Négrette (/fr/) is a dark red wine grape grown primarily in South West France in the region between Albi and Toulouse.

==Wine regions==
The principal appellation using this variety, Côtes du Frontonnais (red and rosé), requires that 50% to 70% of the blend be the Négrette grape. The other 50% to 30% must be some combination of Cabernet Franc and Cabernet Sauvignon (maximum 25% together), Côt (maximum 25%), Fer (maximum 25%), Syrah (maximum 25%), Cinsaut, Gamay, Mauzac (a white grape), Merille (maximum 15% together). At least three grape varieties must be used.

==Wines==
Wine made from this grape tends to show versatility in being able to age moderately well and also be drunk young.
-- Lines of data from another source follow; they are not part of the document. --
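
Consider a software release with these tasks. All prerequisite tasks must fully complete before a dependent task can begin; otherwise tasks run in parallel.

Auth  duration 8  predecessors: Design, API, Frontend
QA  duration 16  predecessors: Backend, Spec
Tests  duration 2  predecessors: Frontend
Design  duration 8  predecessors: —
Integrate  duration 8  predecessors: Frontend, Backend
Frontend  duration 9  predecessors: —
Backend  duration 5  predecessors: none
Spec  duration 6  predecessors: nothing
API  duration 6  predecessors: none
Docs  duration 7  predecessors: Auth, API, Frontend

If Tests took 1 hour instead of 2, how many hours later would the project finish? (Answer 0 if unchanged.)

0

As given, the longest chain is Frontend→Auth→Docs = 9+8+7 = 24, so the finish is 24 hours.
Tests is off the critical path — its longest chain is 11 hours, giving 13 of slack.
No other chain overtakes it, so the finish is 24 hours.
Change in finish: 24 − 24 = +0 hours.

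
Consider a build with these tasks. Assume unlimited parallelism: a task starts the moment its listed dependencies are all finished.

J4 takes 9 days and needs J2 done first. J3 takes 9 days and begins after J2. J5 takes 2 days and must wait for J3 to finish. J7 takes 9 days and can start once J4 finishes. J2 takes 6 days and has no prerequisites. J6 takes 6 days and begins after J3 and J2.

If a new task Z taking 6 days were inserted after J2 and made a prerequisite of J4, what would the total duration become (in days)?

Originally the job takes 24 days.
With Z inserted, J4 now waits for max(J2, Z).
New critical path: J2→Z→J4→J7 = 6+6+9+9 = 30 ⇒ 30 days.

30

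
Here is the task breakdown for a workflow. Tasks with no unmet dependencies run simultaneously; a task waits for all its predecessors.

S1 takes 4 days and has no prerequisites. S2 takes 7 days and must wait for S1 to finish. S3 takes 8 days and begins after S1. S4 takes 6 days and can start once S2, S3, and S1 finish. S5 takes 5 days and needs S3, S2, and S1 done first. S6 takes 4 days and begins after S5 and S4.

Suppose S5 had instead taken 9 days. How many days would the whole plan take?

The binding path is S1→S3→S4→S6 = 4+8+6+4 = 22; finish at 22 days.
S5 has 1 day of float (longest path through it is 21).
New critical path: S1→S3→S5→S6 = 4+8+9+4 = 25 ⇒ 25 days.

25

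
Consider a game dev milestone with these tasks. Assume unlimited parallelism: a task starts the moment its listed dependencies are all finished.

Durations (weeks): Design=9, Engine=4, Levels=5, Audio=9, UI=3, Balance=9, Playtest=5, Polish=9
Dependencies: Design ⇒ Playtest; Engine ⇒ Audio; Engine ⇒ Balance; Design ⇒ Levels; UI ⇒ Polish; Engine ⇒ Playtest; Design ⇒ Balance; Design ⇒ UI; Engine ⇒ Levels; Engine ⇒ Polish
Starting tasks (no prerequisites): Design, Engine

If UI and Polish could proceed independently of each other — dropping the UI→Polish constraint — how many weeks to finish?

18

Original critical path: Design→UI→Polish = 9+3+9 = 21 ⇒ 21 weeks.
Without UI→Polish, Polish's earliest start moves from 12 to 4.
After: Design→Balance = 9+9 = 18 → 18 weeks.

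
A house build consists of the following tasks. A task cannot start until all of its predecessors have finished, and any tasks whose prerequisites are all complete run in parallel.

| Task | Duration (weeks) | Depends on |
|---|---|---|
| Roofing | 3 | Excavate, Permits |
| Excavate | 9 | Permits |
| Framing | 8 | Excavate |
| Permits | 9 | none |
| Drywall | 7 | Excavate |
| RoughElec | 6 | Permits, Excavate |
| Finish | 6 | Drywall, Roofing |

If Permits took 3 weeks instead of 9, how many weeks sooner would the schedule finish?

Critical path before the change: Permits→Excavate→Drywall→Finish = 9+9+7+6 = 31 giving 31 weeks.
Permits is on the critical path; changing it to 3 makes that path 25 weeks.
No other chain overtakes it, so the finish is 25 weeks.
Change in finish: 25 − 31 = -6 weeks.

6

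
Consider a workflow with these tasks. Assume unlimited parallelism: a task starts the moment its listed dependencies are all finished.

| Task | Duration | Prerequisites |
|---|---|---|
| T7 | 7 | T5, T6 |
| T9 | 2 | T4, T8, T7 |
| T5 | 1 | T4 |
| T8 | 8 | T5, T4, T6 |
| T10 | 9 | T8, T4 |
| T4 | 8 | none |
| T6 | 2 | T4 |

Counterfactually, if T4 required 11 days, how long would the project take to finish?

Baseline: T4→T6→T8→T10 = 8+2+8+9 = 27 → 27 days.
Since T4 is critical, the +3 change carries straight to that chain (now 30 days).
No other chain overtakes it, so the finish is 30 days.

30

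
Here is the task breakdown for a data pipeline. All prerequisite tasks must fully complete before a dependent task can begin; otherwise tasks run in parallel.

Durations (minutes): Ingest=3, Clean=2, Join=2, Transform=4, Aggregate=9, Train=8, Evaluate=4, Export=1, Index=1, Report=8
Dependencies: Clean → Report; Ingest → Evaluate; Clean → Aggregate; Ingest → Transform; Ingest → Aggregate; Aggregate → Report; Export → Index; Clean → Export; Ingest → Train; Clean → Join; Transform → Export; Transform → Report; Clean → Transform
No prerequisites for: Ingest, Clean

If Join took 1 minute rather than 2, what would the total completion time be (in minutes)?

The binding path is Ingest→Aggregate→Report = 3+9+8 = 20; finish at 20 minutes.
Join is off the critical path — its longest chain is 4 minutes, giving 16 of slack.
No other chain overtakes it, so the finish is 20 minutes.

20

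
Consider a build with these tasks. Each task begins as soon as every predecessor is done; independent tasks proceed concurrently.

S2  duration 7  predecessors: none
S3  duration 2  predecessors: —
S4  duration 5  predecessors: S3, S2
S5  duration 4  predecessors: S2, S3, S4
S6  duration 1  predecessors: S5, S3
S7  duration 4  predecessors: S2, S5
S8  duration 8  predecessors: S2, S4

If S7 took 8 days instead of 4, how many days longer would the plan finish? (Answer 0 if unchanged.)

4

The binding path is S2→S4→S5→S7 = 7+5+4+4 = 20; finish at 20 days.
S7 is on the critical path; changing it to 8 makes that path 24 days.
The critical path is still S2→S4→S5→S7; finish is now 24 days.
Change in finish: 24 − 20 = +4 days.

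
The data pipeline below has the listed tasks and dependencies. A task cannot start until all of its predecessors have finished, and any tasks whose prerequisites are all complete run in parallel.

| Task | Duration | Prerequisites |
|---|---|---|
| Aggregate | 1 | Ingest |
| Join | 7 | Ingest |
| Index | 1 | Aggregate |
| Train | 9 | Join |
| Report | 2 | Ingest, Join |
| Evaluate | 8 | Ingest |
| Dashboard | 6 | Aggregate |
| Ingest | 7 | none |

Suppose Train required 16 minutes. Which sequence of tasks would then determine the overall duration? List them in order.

As given, the longest chain is Ingest→Join→Train = 7+7+9 = 23, so the finish is 23 minutes.
Train is on the critical path; changing it to 16 makes that path 30 minutes.
No other chain overtakes it, so the finish is 30 minutes.

Ingest, Join, Train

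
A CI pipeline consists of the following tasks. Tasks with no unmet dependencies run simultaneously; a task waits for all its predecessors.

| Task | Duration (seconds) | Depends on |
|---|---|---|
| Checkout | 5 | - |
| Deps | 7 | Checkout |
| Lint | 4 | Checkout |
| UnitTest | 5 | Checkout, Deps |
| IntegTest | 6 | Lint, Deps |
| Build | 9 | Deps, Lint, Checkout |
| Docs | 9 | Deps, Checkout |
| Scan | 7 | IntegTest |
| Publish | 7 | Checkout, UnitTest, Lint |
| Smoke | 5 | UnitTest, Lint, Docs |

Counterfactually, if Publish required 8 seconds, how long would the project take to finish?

26

Actual critical path: Checkout→Deps→Docs→Smoke = 5+7+9+5 = 26 ⇒ 26 seconds.
Publish has 2 seconds of float (longest path through it is 24).
No other chain overtakes it, so the finish is 26 seconds.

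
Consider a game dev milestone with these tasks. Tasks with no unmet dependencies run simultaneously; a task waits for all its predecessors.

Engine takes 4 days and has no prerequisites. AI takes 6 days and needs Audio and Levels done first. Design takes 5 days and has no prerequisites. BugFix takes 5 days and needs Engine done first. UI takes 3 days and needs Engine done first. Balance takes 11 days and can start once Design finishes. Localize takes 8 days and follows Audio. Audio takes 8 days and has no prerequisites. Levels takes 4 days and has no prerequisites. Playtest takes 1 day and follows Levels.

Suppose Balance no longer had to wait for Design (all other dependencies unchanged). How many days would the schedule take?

16

Original critical path: Design→Balance = 5+11 = 16 ⇒ 16 days.
Without Design→Balance, Balance's earliest start moves from 5 to 0.
New critical path: Audio→Localize = 8+8 = 16 ⇒ 16 days.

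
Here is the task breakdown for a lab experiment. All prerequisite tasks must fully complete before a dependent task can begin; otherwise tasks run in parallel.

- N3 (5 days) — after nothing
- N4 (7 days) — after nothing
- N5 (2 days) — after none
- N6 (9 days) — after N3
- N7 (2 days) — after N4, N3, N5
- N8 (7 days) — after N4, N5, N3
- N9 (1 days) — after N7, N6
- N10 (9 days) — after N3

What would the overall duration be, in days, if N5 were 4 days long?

15

As given, the longest chain is N3→N6→N9 = 5+9+1 = 15, so the finish is 15 days.
N5 has 6 days of float (longest path through it is 9).
That remains the longest chain; total 15 days.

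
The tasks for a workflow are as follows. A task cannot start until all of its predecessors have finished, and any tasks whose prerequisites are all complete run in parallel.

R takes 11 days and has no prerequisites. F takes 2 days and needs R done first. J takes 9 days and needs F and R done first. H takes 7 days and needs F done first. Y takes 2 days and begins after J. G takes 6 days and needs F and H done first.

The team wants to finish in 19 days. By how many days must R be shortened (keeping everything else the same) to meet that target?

Current finish: 26 days; target: 19.
R is on every critical path, so each day cut from R cuts the finish by one (this holds down to a finish of 16).
Need 26 − 19 = 7 days off R → R becomes 4 days, finish becomes 19.

7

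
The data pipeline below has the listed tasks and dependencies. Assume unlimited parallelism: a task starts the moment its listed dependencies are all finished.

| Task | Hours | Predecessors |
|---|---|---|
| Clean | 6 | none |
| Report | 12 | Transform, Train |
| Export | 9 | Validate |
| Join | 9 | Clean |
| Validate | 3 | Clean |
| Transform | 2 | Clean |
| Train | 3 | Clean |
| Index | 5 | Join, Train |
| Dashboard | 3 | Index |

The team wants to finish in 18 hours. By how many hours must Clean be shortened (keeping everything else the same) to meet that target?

Current finish: 23 hours; target: 18.
Clean is on every critical path, so each hour cut from Clean cuts the finish by one (this holds down to a finish of 18).
Need 23 − 18 = 5 hours off Clean → Clean becomes 1 hour, finish becomes 18.

5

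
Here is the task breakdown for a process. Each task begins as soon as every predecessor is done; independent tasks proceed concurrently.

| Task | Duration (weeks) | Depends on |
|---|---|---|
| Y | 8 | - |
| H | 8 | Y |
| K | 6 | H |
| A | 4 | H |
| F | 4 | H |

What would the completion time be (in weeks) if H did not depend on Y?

14

With the dependency in place, Y→H→K = 8+8+6 = 22 sets the finish at 22 weeks.
Without Y→H, H's earliest start moves from 8 to 0.
After: H→K = 8+6 = 14 → 14 weeks.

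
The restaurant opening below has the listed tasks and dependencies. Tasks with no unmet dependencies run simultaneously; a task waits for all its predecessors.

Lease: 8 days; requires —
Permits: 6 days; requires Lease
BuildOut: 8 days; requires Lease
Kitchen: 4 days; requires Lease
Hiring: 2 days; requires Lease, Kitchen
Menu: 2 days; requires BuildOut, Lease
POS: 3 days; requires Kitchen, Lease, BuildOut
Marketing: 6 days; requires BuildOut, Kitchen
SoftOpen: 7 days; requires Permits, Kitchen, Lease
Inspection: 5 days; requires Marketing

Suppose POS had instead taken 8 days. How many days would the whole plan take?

27

Actual critical path: Lease→BuildOut→Marketing→Inspection = 8+8+6+5 = 27 ⇒ 27 days.
The longest path through POS is only 19 days, so POS has float 8.
That remains the longest chain; total 27 days.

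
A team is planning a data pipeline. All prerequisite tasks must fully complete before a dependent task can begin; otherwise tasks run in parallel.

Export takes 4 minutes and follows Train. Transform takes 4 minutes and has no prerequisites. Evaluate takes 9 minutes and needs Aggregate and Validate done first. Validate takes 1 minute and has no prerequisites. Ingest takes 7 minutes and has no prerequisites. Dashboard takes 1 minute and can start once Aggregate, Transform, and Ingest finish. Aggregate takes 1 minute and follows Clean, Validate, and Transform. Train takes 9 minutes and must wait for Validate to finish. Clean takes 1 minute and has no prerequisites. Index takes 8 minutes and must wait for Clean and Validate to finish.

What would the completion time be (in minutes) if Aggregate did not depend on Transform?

14

With the dependency in place, Validate→Train→Export = 1+9+4 = 14 sets the finish at 14 minutes.
Without Transform→Aggregate, Aggregate's earliest start moves from 4 to 1.
New critical path: Validate→Train→Export = 1+9+4 = 14 ⇒ 14 minutes.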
In California the vine was known as Pinot St-George until 1997, when the BATF ruled that it may no longer be called that. In the Fiefs Vendeens of the Loire Valley, Négrette may be called 'Ragoutant'. The vine has declined in planting in the last century due to its susceptibility to oidium and grey rot.

==Synonyms==
Négrette is also known under the following synonyms: Bourgogne, Cahors, Cap de More, Chalosse noire, Couporel, Dégoûtant, Folle noire, Morelet, Morillon, Mourelet, Mourrelet, Négralet, Negraou, Négret, Négret de Gaillac, Négret du Tarn, Négrette de Fronton, Négrette de Longages, Négrette de Nice, Négrette de Rabastens, Négrette de Villaudric, Négrette de Villemur, Négrette Entière, Négrette Poujut, Negretto, Noirien, Petit Négret, Petite Négrette, Petit noir, Petit Noir de Charentes, Petit Noir de Fronton, Pinot Saint Georges, Pinot St. George, Ragoûtant, Saintongeais, Vesparo noir and Villemur.